How Lobbying Works – Part Three – A Reluctance to Regulate
In Part Two of How Lobbying Works, Henry Vespa looked at some of the lobbying related scandals that have surfaced over the years. In the conclusion to his series, he turns his eye to regulation.
There’s probably not a single bill passing through any legislature that doesn’t have some interested body pushing for or against it. Like it or not, lobbying seems to be an integral (or at least, integrated) part of the democratic mode of government. If it were to be somehow excised from the process of debating and passing new legislation (and repealing the old) then the lawmakers’ decisions may be less subject to external influence but they would also be significantly less informed. After all, what government or political party has the time or resources to conduct studies and information gathering on every topic? Lobbyists fulfil a needed role; the way in which they perform that role may be flawed and the information and advice they provide may be tainted with self-interest but to remove them would create a vacuum difficult to fill.
So what’s left? If the system cannot live without lobbying then maybe the answer is regulation, control; a leash.
Surprisingly, although the U.S. is the country that springs to mind when we think of all the worst aspects of lobbying, it’s also the country with the most stringent regulations. Professional lobbyists are required to disclose whom they are lobbying for, whom they are lobbying to, and – crucially – how much is being spent. There are strict rules about what can and can’t be done but, as with any regulations, there are some gray areas. For example, a lobbyist is regulated but a “strategic advisor” is not; yet in terms of job description, they may be hard to tell apart. And when you get into issues around raising finance for election campaigns, the lines can be very blurred indeed.

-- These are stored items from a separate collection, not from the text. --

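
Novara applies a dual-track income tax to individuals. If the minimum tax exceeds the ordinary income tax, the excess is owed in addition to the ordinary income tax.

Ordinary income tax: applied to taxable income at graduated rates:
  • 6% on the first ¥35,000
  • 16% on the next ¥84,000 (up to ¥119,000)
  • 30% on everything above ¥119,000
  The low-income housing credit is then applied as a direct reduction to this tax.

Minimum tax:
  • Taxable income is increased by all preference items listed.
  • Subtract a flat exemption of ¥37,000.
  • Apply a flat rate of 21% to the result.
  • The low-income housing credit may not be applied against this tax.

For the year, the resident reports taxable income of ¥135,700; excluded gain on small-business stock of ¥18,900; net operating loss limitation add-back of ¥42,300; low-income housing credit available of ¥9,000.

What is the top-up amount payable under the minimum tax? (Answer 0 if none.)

¥22,029

Minimum tax:
  Adjusted income: ¥135,700 + ¥18,900 + ¥42,300 = ¥196,900
  Less exemption ¥37,000 → base ¥159,900
  ¥159,900 × 21% = ¥33,579

Ordinary income tax:
  ¥35,000 × 6% = ¥2,100
  ¥84,000 × 16% = ¥13,440
  ¥16,700 × 30% = ¥5,010
  → ¥20,550
  Less low-income housing credit ¥9,000 → ¥11,550

Excess of minimum tax over ordinary income tax: ¥33,579 − ¥11,550 = ¥22,029.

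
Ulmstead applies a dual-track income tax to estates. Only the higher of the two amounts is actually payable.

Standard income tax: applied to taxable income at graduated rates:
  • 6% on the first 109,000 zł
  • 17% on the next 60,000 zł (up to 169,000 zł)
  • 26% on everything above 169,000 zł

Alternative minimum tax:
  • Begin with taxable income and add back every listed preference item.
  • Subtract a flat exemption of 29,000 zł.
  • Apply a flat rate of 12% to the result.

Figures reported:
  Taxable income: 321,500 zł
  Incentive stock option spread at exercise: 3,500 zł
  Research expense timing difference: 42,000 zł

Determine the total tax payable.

56,390 zł

Alternative minimum tax:
  Adjusted income: 321,500 zł + 3,500 zł + 42,000 zł = 367,000 zł
  Less exemption 29,000 zł → base 338,000 zł
  338,000 zł × 12% = 40,560 zł

Standard income tax:
  109,000 zł × 6% = 6,540 zł
  60,000 zł × 17% = 10,200 zł
  152,500 zł × 26% = 39,650 zł
  → 56,390 zł

56,390 zł > 40,560 zł, so the standard income tax governs.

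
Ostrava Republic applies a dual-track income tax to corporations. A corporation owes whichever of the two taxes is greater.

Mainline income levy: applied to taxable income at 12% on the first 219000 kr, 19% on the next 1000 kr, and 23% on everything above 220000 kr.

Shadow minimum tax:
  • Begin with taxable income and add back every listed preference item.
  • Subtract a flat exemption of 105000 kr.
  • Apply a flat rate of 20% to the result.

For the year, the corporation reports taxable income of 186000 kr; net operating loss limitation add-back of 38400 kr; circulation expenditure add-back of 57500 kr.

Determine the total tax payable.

Shadow minimum tax:
  Adjusted income: 186000 kr + 38400 kr + 57500 kr = 281900 kr
  Less exemption 105000 kr → base 176900 kr
  176900 kr × 20% = 35380 kr

Mainline income levy:
  186000 kr × 12% = 22320 kr

35380 kr > 22320 kr, so the shadow minimum tax is the binding amount.

35380 kr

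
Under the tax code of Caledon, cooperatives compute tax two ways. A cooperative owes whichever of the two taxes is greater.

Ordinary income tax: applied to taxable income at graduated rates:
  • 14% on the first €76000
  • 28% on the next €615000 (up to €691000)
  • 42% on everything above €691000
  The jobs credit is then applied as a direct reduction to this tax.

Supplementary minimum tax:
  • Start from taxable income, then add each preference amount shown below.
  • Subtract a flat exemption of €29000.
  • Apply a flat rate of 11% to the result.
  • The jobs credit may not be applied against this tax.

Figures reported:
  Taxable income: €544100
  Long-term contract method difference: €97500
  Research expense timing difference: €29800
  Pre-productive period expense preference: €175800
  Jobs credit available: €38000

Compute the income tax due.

Supplementary minimum tax:
  Adjusted income: €544100 + €97500 + €29800 + €175800 = €847200
  Less exemption €29000 → base €818200
  €818200 × 11% = €90002

Ordinary income tax:
  €76000 × 14% = €10640
  €468100 × 28% = €131068
  → €141708
  Less jobs credit €38000 → €103708

€103708 > €90002, so the ordinary income tax governs.

€103708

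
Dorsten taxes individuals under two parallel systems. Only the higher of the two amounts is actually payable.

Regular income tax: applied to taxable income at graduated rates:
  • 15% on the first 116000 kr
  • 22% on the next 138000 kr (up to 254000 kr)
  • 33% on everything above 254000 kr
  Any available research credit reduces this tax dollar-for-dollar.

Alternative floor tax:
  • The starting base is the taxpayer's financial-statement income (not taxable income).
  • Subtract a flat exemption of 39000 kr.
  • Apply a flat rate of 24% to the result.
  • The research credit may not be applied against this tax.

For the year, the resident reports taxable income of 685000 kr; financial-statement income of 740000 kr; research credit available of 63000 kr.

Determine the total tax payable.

Alternative floor tax:
  Base (financial-statement income): 740000 kr
  Less exemption 39000 kr → base 701000 kr
  701000 kr × 24% = 168240 kr

Regular income tax:
  116000 kr × 15% = 17400 kr
  138000 kr × 22% = 30360 kr
  431000 kr × 33% = 142230 kr
  → 189990 kr
  Less research credit 63000 kr → 126990 kr

168240 kr > 126990 kr, so the alternative floor tax is the binding amount.

168240 kr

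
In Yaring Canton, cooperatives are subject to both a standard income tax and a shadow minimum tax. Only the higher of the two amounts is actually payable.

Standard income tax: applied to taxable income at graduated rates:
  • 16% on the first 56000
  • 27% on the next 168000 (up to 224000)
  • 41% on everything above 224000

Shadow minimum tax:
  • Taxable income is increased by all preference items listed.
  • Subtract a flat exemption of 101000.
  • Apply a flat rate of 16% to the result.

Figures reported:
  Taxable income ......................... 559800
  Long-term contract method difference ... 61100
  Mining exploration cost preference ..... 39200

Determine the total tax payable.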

In the opinion (and experience) of Jack Abramoff – ex-lobbyist, ex-con – most of the regulations can be sidestepped in some way. He points out, for example, that buying a representative lunch may be against the rules, but organizing a perfectly legitimate fundraising dinner for him will not only give the lobbyist the same access that the lunch would, but also put tens of thousands of dollars in the representative’s campaign coffers.
At the other end of the spectrum, the UK is little better off. Following a few newsworthy cash-for-services and alleged conflict of interest cases that between them implicated most of the political spectrum in mid-2013, new legislation was rushed to Parliament. At the time of writing, the bill is still being debated after the summer recess and is stirring up some media frenzy. The first criticism is that the provisions don’t go far enough. Only bodies that are paid to lobby on behalf of a third party will be required to register; this pretty much lets any large organization with its own lobbying team employed in-house off the hook. In other words precisely those organizations that invest the most in lobbying activities. Secondly, registered lobbyists only need to declare their client list. Nowhere will the proposed register show which government officials are having dealings with lobbyists, nor which issues, bills and policies are receiving lobbying attention. So, a detail-free list of a fraction of the UK lobbying industry then. As if that were not enough, the original bill also contrives to effectively limit or even prevent charities from having input to the legislative process (in other words, it penalises most strongly the more benign elements in the lobbying sector) and also encompasses trade union contributions to party funding. Needless to say, as it limps through the Houses, there is much backtracking and rewriting under way.
Maybe at the heart of this inability (or reluctance) to effectively regulate lobbying is the fact that politicians and lobbyists are in a virtually symbiotic relationship. Referred to in the U.S. as the ‘revolving door’ phenomenon, politicians go on to become lobbyists and vice versa. Likewise in the UK, both the Prime Minister and Deputy Prime Minister are both ex-lobbyists, the Deputy PM’s wife is still a lobbyist, and so on. The fact is, politicians tend to be closer to the lobbyists than to the populace they allegedly represent. It begs the question: whose interests are they more likely to pay heed to?